Déjà dans l’histoire, Shelly-Ann Fraser-Pryce est entrée au panthéon de l’athlétisme mondial grâce à ses trois nouvelles breloques. Avec ses désormais quatorze médailles mondiales [et même 15, si on compte son titre mondial sur le 60 m lors des championnats du monde en salle en 2014], dont 10 en or, Shelly-Ann Fraser-Pryce a égalé son compatriote Usain Bolt, et ses quatorze médailles mondiales, dont 11 en or.

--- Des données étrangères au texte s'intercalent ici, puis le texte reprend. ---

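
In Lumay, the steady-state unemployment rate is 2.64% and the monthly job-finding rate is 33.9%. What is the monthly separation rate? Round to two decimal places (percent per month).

Separation rate ≈ 0.92% per month.

From u* = s/(s+f): s = u·f/(1−u).
s = 0.0264 × 33.9 / (1 − 0.0264) = 0.8950 / 0.9736 ≈ 0.92% per month.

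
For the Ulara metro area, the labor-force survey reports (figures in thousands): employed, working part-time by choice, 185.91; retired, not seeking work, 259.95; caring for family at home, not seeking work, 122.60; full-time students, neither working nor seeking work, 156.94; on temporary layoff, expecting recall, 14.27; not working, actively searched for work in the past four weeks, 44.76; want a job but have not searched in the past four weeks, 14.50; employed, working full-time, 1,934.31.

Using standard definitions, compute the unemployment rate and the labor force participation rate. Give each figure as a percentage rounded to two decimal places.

Employed = 185.91 + 1,934.31 = 2,120.22 thousand.
Unemployed = 14.27 + 44.76 = 59.03 thousand (jobless and actively searching, or on temporary layoff).
Labor force = 2,120.22 + 59.03 = 2,179.25 thousand.
Not in labor force = 259.95 + 122.60 + 156.94 + 14.50 = 553.99 thousand (those not working and not actively searching are outside the labor force — including those who want a job but have given up searching).
Civilian working-age population = 2,179.25 + 553.99 = 2,733.24 thousand.
Unemployment rate = 59.03 / 2,179.25 = 2.71%.
Labor force participation rate = 2,179.25 / 2,733.24 = 79.73%.

Unemployment rate ≈ 2.71%; labor force participation rate ≈ 79.73%.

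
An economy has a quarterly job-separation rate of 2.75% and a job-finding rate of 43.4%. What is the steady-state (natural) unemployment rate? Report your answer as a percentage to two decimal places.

At steady state the flows balance: s·E = f·U, so U/(E+U) = s/(s+f).
u* = 2.75 / (2.75 + 43.4) = 2.75 / 46.15 = 5.96%.

Steady-state unemployment rate ≈ 5.96%.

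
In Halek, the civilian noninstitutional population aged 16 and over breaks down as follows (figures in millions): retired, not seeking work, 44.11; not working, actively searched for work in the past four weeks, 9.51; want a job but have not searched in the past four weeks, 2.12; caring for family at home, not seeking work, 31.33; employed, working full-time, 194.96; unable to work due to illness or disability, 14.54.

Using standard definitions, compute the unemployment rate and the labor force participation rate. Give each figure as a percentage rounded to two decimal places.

Employed = 194.96 million.
Unemployed = 9.51 million.
Labor force = 194.96 + 9.51 = 204.47 million.
Not in labor force = 44.11 + 2.12 + 31.33 + 14.54 = 92.10 million (those not working and not actively searching are outside the labor force — including those who want a job but have given up searching).
Civilian working-age population = 204.47 + 92.10 = 296.57 million.
Unemployment rate = 9.51 / 204.47 = 4.65%.
Labor force participation rate = 204.47 / 296.57 = 68.94%.

Unemployment rate ≈ 4.65%; labor force participation rate ≈ 68.94%.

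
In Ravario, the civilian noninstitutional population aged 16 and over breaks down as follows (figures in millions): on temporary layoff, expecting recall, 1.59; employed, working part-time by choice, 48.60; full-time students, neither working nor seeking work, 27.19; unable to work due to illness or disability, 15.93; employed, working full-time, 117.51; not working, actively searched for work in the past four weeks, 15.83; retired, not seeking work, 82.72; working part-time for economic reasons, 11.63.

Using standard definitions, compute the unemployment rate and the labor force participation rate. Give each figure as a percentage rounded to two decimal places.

Unemployment rate ≈ 8.93%; labor force participation rate ≈ 60.80%.

Employed = 48.60 + 117.51 + 11.63 = 177.74 million (anyone who worked, including part-time for economic reasons, counts as employed).
Unemployed = 1.59 + 15.83 = 17.42 million (jobless and actively searching, or on temporary layoff).
Labor force = 177.74 + 17.42 = 195.16 million.
Not in labor force = 27.19 + 15.93 + 82.72 = 125.84 million (those not working and not actively searching are outside the labor force).
Civilian working-age population = 195.16 + 125.84 = 321.00 million.
Unemployment rate = 17.42 / 195.16 = 8.93%.
Labor force participation rate = 195.16 / 321.00 = 60.80%.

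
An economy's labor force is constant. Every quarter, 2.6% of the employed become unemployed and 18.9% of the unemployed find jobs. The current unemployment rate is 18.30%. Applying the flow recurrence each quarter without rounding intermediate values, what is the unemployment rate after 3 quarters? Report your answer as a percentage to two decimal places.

Unemployment rate after three quarters ≈ 15.10%.

With a fixed labor force, u_{t+1} = u_t + s·(1−u_t) − f·u_t = u_t·(1−s−f) + s.
Here 1−s−f = 0.785 and s = 0.026.
u_1 = 0.183000 × 0.785 + 0.026 = 0.169655.
u_2 = 0.169655 × 0.785 + 0.026 = 0.159179.
u_3 = 0.159179 × 0.785 + 0.026 = 0.150956.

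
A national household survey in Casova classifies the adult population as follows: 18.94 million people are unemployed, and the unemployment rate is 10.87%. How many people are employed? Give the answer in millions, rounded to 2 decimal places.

Labor force = U / u = 18.94 / 0.1087 ≈ 174.24 million.
Employed = labor force − unemployed = 174.24 − 18.94 = 155.30 million.

About 155.30 million are employed.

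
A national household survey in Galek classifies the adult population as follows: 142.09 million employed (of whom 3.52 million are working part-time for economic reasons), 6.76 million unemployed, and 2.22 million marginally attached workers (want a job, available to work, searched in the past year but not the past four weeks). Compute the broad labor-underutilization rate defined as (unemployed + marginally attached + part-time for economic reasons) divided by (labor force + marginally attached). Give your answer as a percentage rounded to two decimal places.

Labor force = 142.09 + 6.76 = 148.85 million.
Numerator = 6.76 + 2.22 + 3.52 = 12.50 million.
Denominator = 148.85 + 2.22 = 151.07 million.
Broad rate = 12.50 / 151.07 = 8.27%.

Broad underutilization rate ≈ 8.27%.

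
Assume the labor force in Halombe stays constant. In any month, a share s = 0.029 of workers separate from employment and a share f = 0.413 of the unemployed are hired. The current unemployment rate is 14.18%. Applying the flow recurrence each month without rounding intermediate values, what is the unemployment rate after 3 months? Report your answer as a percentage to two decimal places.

With a fixed labor force, u_{t+1} = u_t + s·(1−u_t) − f·u_t = u_t·(1−s−f) + s.
Here 1−s−f = 0.558 and s = 0.029.
u_1 = 0.141800 × 0.558 + 0.029 = 0.108124.
u_2 = 0.108124 × 0.558 + 0.029 = 0.089333.
u_3 = 0.089333 × 0.558 + 0.029 = 0.078848.

Unemployment rate after three months ≈ 7.88%.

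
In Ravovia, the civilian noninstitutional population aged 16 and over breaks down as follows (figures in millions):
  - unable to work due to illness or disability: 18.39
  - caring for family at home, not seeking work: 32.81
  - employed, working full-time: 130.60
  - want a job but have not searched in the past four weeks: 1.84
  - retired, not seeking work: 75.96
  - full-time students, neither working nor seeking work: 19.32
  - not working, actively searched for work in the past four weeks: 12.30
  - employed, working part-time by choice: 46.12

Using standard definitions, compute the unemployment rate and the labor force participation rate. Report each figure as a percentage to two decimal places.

Unemployment rate ≈ 6.51%; labor force participation rate ≈ 56.03%.

Employed = 130.60 + 46.12 = 176.72 million.
Unemployed = 12.30 million.
Labor force = 176.72 + 12.30 = 189.02 million.
Not in labor force = 18.39 + 32.81 + 1.84 + 75.96 + 19.32 = 148.32 million (those not working and not actively searching are outside the labor force — including those who want a job but have given up searching).
Civilian working-age population = 189.02 + 148.32 = 337.34 million.
Unemployment rate = 12.30 / 189.02 = 6.51%.
Labor force participation rate = 189.02 / 337.34 = 56.03%.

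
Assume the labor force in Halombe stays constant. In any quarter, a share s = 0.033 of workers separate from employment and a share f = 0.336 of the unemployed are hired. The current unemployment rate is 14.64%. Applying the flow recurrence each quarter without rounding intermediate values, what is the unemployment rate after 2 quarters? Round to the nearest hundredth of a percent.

With a fixed labor force, u_{t+1} = u_t + s·(1−u_t) − f·u_t = u_t·(1−s−f) + s.
Here 1−s−f = 0.631 and s = 0.033.
u_1 = 0.146400 × 0.631 + 0.033 = 0.125378.
u_2 = 0.125378 × 0.631 + 0.033 = 0.112114.

Unemployment rate after two quarters ≈ 11.21%.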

Si elle le rejoint sur le nombre de médailles, la sprinteuse le dépasse sur un point : ses cinq titres de championne du monde sur le 100 m, en 2009, 2013, 2015, 2019 et donc 2022. Un record sur la piste. Usain Bolt n’en a remporté « que » trois. Ses cinq médailles d’or sur le 100 m font d’ailleurs d’elle une des rares athlètes à être quintuple champion du monde dans une même épreuve individuelle. Avant elle, le perchiste ukrainien Sergueï Bubka, le lanceur de disque allemand Lars Riedel et le lanceur de marteau polonais Pawel Fajdek (sacré à Eugene) ont rejoint ce cercle.

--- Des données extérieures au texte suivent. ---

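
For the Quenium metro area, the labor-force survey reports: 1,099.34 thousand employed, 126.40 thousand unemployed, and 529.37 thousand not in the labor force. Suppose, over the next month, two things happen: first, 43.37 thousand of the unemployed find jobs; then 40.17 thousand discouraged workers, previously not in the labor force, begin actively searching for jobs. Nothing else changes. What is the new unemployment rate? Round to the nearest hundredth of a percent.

New unemployment rate ≈ 9.73%.

Initially, labor force = 1,099.34 + 126.40 = 1,225.74 thousand, so u = 126.40/1,225.74 = 10.31%.
After the first change, unemployed falls and employed rises by 43.37; labor force unchanged → E = 1,142.71, U = 83.03, labor force = 1,225.74 thousand.
After the second change, unemployed and labor force both rise by 40.17 → E = 1,142.71, U = 123.20, labor force = 1,265.91 thousand.
New unemployment rate = 123.20 / 1,265.91 = 9.73%.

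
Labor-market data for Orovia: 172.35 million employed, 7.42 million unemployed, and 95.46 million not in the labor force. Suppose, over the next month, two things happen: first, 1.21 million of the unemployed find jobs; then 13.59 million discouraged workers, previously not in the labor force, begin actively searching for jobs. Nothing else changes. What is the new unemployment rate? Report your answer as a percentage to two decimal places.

Initially, labor force = 172.35 + 7.42 = 179.77 million, so u = 7.42/179.77 = 4.13%.
After the first change, unemployed falls and employed rises by 1.21; labor force unchanged → E = 173.56, U = 6.21, labor force = 179.77 million.
After the second change, unemployed and labor force both rise by 13.59 → E = 173.56, U = 19.80, labor force = 193.36 million.
New unemployment rate = 19.80 / 193.36 = 10.24%.

New unemployment rate ≈ 10.24%.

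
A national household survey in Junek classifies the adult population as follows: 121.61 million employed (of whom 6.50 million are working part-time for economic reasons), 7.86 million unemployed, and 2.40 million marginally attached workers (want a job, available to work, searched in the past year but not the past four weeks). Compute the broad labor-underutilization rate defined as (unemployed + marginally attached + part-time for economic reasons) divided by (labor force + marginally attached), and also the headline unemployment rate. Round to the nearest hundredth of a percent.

Labor force = 121.61 + 7.86 = 129.47 million.
Numerator = 7.86 + 2.40 + 6.50 = 16.76 million.
Denominator = 129.47 + 2.40 = 131.87 million.
Broad rate = 16.76 / 131.87 = 12.71%.
Headline unemployment rate = 7.86 / 129.47 = 6.07%.

Broad underutilization rate ≈ 12.71%; headline unemployment rate ≈ 6.07%.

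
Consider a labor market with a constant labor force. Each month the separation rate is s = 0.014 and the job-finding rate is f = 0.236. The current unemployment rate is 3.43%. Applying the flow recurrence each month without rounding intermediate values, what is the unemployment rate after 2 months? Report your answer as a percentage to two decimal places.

With a fixed labor force, u_{t+1} = u_t + s·(1−u_t) − f·u_t = u_t·(1−s−f) + s.
Here 1−s−f = 0.750 and s = 0.014.
u_1 = 0.034300 × 0.750 + 0.014 = 0.039725.
u_2 = 0.039725 × 0.750 + 0.014 = 0.043794.

Unemployment rate after two months ≈ 4.38%.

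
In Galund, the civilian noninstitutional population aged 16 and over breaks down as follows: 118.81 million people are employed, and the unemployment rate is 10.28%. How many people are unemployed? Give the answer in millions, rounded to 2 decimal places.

Let U be the number unemployed. The labor force is E + U, and U/(E+U) = 0.1028.
So U = 0.1028 × 118.81 / (1 − 0.1028) = 12.2137 / 0.8972 ≈ 13.61 million.

About 13.61 million are unemployed.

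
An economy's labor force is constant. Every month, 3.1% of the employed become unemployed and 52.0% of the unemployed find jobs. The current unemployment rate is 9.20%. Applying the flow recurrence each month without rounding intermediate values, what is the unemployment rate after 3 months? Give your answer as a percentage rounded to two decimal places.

Unemployment rate after three months ≈ 5.95%.

With a fixed labor force, u_{t+1} = u_t + s·(1−u_t) − f·u_t = u_t·(1−s−f) + s.
Here 1−s−f = 0.449 and s = 0.031.
u_1 = 0.092000 × 0.449 + 0.031 = 0.072308.
u_2 = 0.072308 × 0.449 + 0.031 = 0.063466.
u_3 = 0.063466 × 0.449 + 0.031 = 0.059496.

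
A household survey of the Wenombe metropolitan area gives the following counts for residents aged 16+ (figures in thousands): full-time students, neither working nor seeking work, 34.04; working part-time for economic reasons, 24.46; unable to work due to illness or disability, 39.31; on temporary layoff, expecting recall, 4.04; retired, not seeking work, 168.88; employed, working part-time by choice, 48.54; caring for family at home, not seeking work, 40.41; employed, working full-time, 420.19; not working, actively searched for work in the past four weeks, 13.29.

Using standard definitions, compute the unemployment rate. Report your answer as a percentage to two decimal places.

Employed = 24.46 + 48.54 + 420.19 = 493.19 thousand (anyone who worked, including part-time for economic reasons, counts as employed).
Unemployed = 4.04 + 13.29 = 17.33 thousand (jobless and actively searching, or on temporary layoff).
Labor force = 493.19 + 17.33 = 510.52 thousand.
Unemployment rate = 17.33 / 510.52 = 3.39%.

Unemployment rate ≈ 3.39%.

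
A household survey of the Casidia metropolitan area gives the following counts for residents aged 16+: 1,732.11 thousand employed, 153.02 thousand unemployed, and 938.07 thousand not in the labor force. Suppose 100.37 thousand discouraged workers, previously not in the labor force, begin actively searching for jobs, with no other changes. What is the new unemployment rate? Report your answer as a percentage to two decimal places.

New unemployment rate ≈ 12.76%.

Initially, labor force = 1,732.11 + 153.02 = 1,885.13 thousand, so u = 153.02/1,885.13 = 8.12%.
After the change, unemployed and labor force both rise by 100.37 → E = 1,732.11, U = 253.39, labor force = 1,985.50 thousand.
New unemployment rate = 253.39 / 1,985.50 = 12.76%.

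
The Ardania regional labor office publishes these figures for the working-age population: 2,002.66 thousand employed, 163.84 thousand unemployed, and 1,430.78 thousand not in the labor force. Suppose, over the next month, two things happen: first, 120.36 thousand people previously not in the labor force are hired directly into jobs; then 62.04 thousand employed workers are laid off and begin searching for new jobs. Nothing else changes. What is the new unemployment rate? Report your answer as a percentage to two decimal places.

New unemployment rate ≈ 9.88%.

Initially, labor force = 2,002.66 + 163.84 = 2,166.50 thousand, so u = 163.84/2,166.50 = 7.56%.
After the first change, employed and labor force both rise by 120.36; unemployed unchanged → E = 2,123.02, U = 163.84, labor force = 2,286.86 thousand.
After the second change, employed falls and unemployed rises by 62.04; labor force unchanged → E = 2,060.98, U = 225.88, labor force = 2,286.86 thousand.
New unemployment rate = 225.88 / 2,286.86 = 9.88%.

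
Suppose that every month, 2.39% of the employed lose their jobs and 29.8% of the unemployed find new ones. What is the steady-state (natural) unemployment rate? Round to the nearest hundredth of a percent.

At steady state the flows balance: s·E = f·U, so U/(E+U) = s/(s+f).
u* = 2.39 / (2.39 + 29.8) = 2.39 / 32.19 = 7.42%.

Steady-state unemployment rate ≈ 7.42%.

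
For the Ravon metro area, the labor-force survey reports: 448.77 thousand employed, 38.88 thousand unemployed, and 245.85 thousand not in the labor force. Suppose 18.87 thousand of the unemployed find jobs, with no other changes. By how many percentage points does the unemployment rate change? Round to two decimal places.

Initially, labor force = 448.77 + 38.88 = 487.65 thousand, so u = 38.88/487.65 = 7.97%.
After the change, unemployed falls and employed rises by 18.87; labor force unchanged → E = 467.64, U = 20.01, labor force = 487.65 thousand.
New unemployment rate = 20.01 / 487.65 = 4.10%.
Change = 4.10% − 7.97% = −3.87 percentage points.

The unemployment rate changes by −3.87 percentage points.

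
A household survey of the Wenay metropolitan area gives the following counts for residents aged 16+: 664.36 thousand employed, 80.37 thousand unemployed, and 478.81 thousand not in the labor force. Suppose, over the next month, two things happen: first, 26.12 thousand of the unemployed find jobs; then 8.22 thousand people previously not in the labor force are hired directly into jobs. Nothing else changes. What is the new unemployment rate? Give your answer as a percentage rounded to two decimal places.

Initially, labor force = 664.36 + 80.37 = 744.73 thousand, so u = 80.37/744.73 = 10.79%.
After the first change, unemployed falls and employed rises by 26.12; labor force unchanged → E = 690.48, U = 54.25, labor force = 744.73 thousand.
After the second change, employed and labor force both rise by 8.22; unemployed unchanged → E = 698.70, U = 54.25, labor force = 752.95 thousand.
New unemployment rate = 54.25 / 752.95 = 7.20%.

New unemployment rate ≈ 7.20%.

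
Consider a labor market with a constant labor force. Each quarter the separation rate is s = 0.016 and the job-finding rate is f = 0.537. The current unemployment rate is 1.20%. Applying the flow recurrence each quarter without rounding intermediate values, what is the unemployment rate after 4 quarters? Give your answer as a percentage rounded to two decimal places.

With a fixed labor force, u_{t+1} = u_t + s·(1−u_t) − f·u_t = u_t·(1−s−f) + s.
Here 1−s−f = 0.447 and s = 0.016.
u_1 = 0.012000 × 0.447 + 0.016 = 0.021364.
u_2 = 0.021364 × 0.447 + 0.016 = 0.025550.
u_3 = 0.025550 × 0.447 + 0.016 = 0.027421.
u_4 = 0.027421 × 0.447 + 0.016 = 0.028257.

Unemployment rate after four quarters ≈ 2.83%.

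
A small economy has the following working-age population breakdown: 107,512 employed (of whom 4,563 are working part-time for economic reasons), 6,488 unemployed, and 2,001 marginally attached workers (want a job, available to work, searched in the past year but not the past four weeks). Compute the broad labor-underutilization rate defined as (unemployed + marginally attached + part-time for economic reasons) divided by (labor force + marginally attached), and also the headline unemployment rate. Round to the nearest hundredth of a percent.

Broad underutilization rate ≈ 11.25%; headline unemployment rate ≈ 5.69%.

Labor force = 107,512 + 6,488 = 114,000.
Numerator = 6,488 + 2,001 + 4,563 = 13,052.
Denominator = 114,000 + 2,001 = 116,001.
Broad rate = 13,052 / 116,001 = 11.25%.
Headline unemployment rate = 6,488 / 114,000 = 5.69%.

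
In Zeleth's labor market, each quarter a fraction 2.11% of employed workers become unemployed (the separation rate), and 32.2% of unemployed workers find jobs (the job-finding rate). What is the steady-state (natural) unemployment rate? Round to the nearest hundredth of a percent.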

Elle égale aussi une autre Jamaïquaine, Merlene Ottey, naturalisée slovène il y a vingt ans, qui a elle aussi remporté 14 médailles aux Mondiaux (trois en or, quatre en argent et sept en bronze). Fraser-Pryce, qui a aussi remporté huit médailles olympiques, dont trois en or, est ainsi la quatrième athlète la plus médaillée de l’histoire des championnats du monde. Devant elle, il ne reste que l’Américaine Allyson Felix et ses 19 médailles, dont treize titres, et qui a pris sa retraite après avoir remporté le bronze sur le relais 4×400 m mixte le 16 juillet.
Seule tache à son palmarès, sa suspension de six mois en 2010 pour dopage à l’oxycodone, un opioïde. A l’époque, la sprinteuse a justifié cette prise d’analgésique en raison d’une rage de dents, et nié toute volonté d’avoir souhaité se doper. Mais le fait de ne pas avoir signalé la prise de ce produit avant un contrôle anti-dopage n’a fait que renforcer la suspicion.
Au-delà du nombre, si son palmarès est autant impressionnant, c’est que Shelly-Ann Fraser-Pryce a remporté cinq médailles mondiales à 30 ans passés. Treize ans après son premier sacre mondial à Berlin, Fraser-Pryce est même devenue à Eugene, à 35 ans, la championne du monde du 100 m la plus âgée de l’histoire, femmes et hommes confondus. « Le secret de ma réussite, c’est que je suis une compétitrice et je crois que Dieu m’a donné un don. Je travaille dur, je suis assidue, déterminée, et j’en veux toujours plus », a expliqué à Eugene, celle qui est revenue au plus haut niveau après la naissance de son fils Zyon, en 2017.
Déjà en 2021, à Lausanne (Suisse), elle expliquait sa motivation de revenir plus forte après sa pause grossesse. « Ma motivation est plus forte qu’avant. C’est dur pour les filles. Nous, les filles, nous avons tellement peur de fonder notre famille, les gens pensent que l’on ne pourra jamais revenir après une grossesse. »
Shelly-Ann Fraser-Pryce peut-elle encore davantage marquer l’histoire ? Celle qui a tout gagné voit encore un ultime défi se dresser devant elle. Car depuis trente-quatre ans, l’Américaine Florence Griffith-Joyner conserve le record sur le 100 m, en 10″49. Record contesté depuis pour de lourds soupçons de dopage.
Shelly-Ann Fraser-Pryce veut malgré tout s’en rapprocher. En 2021, elle a couru la distance en 10″60, sa meilleure performance en carrière. Certes, elle se trouve encore à plus d’un dixième d’écart, mais qu’importe, elle refuse de baisser les bras. « Je crois dur comme fer que je suis capable de courir plus vite, et comme j’y crois, je ne m’arrêterai pas tant que je ne l’aurai pas fait », a-t-elle lancé en zone mixte après sa finale victorieuse du 100 m. De quoi faire encore vibrer les pistes quelque temps.